La mia città perde i pezzi, lascia sul terreno della crisi economica e sociale di questo inizio d’anno non solo
famiglie in difficoltà ma posti di lavoro in bilico, abbrutimento, rabbia
Da negozio di ricambi i Manganaro diventarono concessionari Suzuki, Aprilia e gruppo Piaggio, spostandosi in una nuova sede adeguata al prestigio raggiunto.
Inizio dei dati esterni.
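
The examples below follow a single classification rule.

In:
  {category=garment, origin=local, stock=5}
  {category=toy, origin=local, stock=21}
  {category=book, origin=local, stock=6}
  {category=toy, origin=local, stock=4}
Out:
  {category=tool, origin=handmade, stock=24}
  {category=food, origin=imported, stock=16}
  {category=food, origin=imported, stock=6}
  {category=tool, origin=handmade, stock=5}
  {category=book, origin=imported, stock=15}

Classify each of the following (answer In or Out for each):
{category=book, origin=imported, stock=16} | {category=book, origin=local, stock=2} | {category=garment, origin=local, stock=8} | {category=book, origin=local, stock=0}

Out, In, In, In

The distinguishing property — origin is local — holds for all the 'In' cases and none of the 'Out' cases.
Out: {category=book, origin=imported, stock=16}, since origin is imported. In: {category=book, origin=local, stock=2}, since origin is local. In: {category=garment, origin=local, stock=8}, since origin is local. In: {category=book, origin=local, stock=0}, since origin is local.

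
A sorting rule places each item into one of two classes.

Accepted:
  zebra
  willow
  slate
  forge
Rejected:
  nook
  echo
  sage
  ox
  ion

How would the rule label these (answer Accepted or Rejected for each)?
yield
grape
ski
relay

Accepted, Accepted, Rejected, Accepted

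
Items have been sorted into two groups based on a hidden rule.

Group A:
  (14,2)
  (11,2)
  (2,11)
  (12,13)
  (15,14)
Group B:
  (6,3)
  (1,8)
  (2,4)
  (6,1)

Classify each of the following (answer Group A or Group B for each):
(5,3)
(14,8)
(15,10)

Group B, Group A, Group A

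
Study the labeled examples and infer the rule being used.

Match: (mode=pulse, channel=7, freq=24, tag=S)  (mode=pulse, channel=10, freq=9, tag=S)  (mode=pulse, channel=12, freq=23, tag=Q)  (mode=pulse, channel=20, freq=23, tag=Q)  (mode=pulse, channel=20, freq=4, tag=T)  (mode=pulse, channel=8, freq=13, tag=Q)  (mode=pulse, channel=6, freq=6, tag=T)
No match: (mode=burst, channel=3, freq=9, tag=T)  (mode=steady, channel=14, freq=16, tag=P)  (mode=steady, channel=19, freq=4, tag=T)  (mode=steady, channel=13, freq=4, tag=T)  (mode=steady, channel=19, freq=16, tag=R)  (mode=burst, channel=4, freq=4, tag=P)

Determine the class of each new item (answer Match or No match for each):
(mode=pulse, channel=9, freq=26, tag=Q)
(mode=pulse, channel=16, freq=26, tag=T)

Match, Match

The distinguishing property — mode is pulse — holds for all the 'Match' cases and none of the 'No match' cases.
Match: (mode=pulse, channel=9, freq=26, tag=Q), since mode is pulse.
Match: (mode=pulse, channel=16, freq=26, tag=T), since mode is pulse.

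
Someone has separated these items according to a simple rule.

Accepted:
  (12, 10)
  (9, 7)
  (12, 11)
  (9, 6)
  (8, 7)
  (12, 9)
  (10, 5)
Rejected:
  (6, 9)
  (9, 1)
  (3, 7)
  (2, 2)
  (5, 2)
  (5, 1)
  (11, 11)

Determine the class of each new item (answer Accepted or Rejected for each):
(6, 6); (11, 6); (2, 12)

Rejected, Accepted, Rejected

One predicate separates the groups cleanly: first > second AND sum ≥ 15.
(6, 6): Rejected (6 = 6, 6+6 = 12).
(11, 6): Accepted (11 > 6, 11+6 = 17).
(2, 12): Rejected (2 < 12, 2+12 = 14).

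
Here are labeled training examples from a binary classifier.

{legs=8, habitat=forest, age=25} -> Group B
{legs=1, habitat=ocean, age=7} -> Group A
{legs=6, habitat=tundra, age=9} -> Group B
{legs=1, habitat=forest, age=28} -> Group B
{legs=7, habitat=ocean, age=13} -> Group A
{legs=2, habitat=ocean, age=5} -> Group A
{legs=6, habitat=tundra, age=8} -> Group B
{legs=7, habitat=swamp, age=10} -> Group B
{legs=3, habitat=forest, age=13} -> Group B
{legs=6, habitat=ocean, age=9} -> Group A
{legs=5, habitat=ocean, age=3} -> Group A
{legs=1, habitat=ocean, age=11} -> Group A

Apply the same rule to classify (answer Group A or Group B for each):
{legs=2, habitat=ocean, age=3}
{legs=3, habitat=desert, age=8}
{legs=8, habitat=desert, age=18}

The distinguishing property — habitat is ocean — holds for all the 'Group A' cases and none of the 'Group B' cases.
Group A: {legs=2, habitat=ocean, age=3}, since habitat is ocean. Group B: {legs=3, habitat=desert, age=8}, since habitat is desert. Group B: {legs=8, habitat=desert, age=18}, since habitat is desert.

Group A, Group B, Group B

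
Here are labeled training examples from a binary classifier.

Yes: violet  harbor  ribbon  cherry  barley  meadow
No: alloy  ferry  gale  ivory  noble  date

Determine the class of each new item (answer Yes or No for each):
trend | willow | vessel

The common property of the 'Yes' items is: length 6. No 'No' item has it.
trend → length 5 → No.
willow → length 6 → Yes.
vessel → length 6 → Yes.

No, Yes, Yes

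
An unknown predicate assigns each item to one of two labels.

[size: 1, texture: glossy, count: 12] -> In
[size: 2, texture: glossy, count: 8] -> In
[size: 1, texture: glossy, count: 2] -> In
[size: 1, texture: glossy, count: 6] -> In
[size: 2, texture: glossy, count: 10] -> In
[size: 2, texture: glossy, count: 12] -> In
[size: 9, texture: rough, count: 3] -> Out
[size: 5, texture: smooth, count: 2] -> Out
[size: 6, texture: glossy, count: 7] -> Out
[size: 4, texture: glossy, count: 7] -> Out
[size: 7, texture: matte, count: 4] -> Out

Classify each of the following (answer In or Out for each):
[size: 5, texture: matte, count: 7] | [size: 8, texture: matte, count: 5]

Out, Out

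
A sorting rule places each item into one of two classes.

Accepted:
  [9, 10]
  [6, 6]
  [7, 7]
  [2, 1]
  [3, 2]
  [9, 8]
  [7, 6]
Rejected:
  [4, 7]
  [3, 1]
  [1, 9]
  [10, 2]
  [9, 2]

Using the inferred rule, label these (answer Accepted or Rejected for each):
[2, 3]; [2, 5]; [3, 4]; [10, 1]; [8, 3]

The pattern is that an item is 'Accepted' exactly when: |first − second| ≤ 1.

Accepted, Rejected, Accepted, Rejected, Rejected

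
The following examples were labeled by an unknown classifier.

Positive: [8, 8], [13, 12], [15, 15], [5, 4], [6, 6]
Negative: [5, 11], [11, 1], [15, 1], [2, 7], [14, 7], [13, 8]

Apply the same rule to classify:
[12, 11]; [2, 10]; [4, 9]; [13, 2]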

Ritiratosi il padre e passato il testimone ai figli Giuseppe e Roberto, quest’ultimo è sempre rimasto alle redini dell’attività e non era affatto raro che i suoi collaboratori riferissero a chi avesse chiesto uno sconto particolare o avesse avuto una richiesta appena fuori dall’ordinario che in quel caso bisognava “parlare con Roberto”. E lo dicevano con un sorriso, con spirito di collaborazione a necessità comuni che, quantomeno a me, faceva limpidamente pensare che davvero il clima all’interno della concessionaria fosse quello di una famiglia. Per quanto mi è stato dato da vedere in tutti questi anni (ho fatto i conti, sono circa 27… ), mi ha sempre fatto un gran bene all’animo vedere i vecchi dipendenti di suo padre lavorare ancora in concessionaria, dipendenti che sono cresciuti insieme all’azienda, vivendo le sue trasformazioni, probabilmente trovando nella concessionaria una fonte di sostentamento e il mattone sul quale costruire la propria vita, subendone le vicende alterne, condividendo un percorso di crescita e trovando sempre una soluzione ad ogni problema che i fratelli Manganaro hanno saputo superare per merito anche del loro indiscutibile spirito imprenditoriale. Non so, dopo questo terribile lutto, che cosa accadrà alla concessionaria.
La mia città perde i pezzi, lascia sul terreno della crisi economica e sociale di questo inizio d’anno non solo
famiglie in difficoltà ma posti di lavoro in bilico, abbrutimento, rabbia; quello che resta dopo ogni piccola
scaramuccia tra le grandi difficoltà che tutti incontriamo a sbarcare il lunario e la mancanza di una prospettiva certa cui affidare la speranza che domani andrà meglio è il drammatico senso di precarietà che qui al sud non è diverso da altrove, è triste uguale, pesa uguale.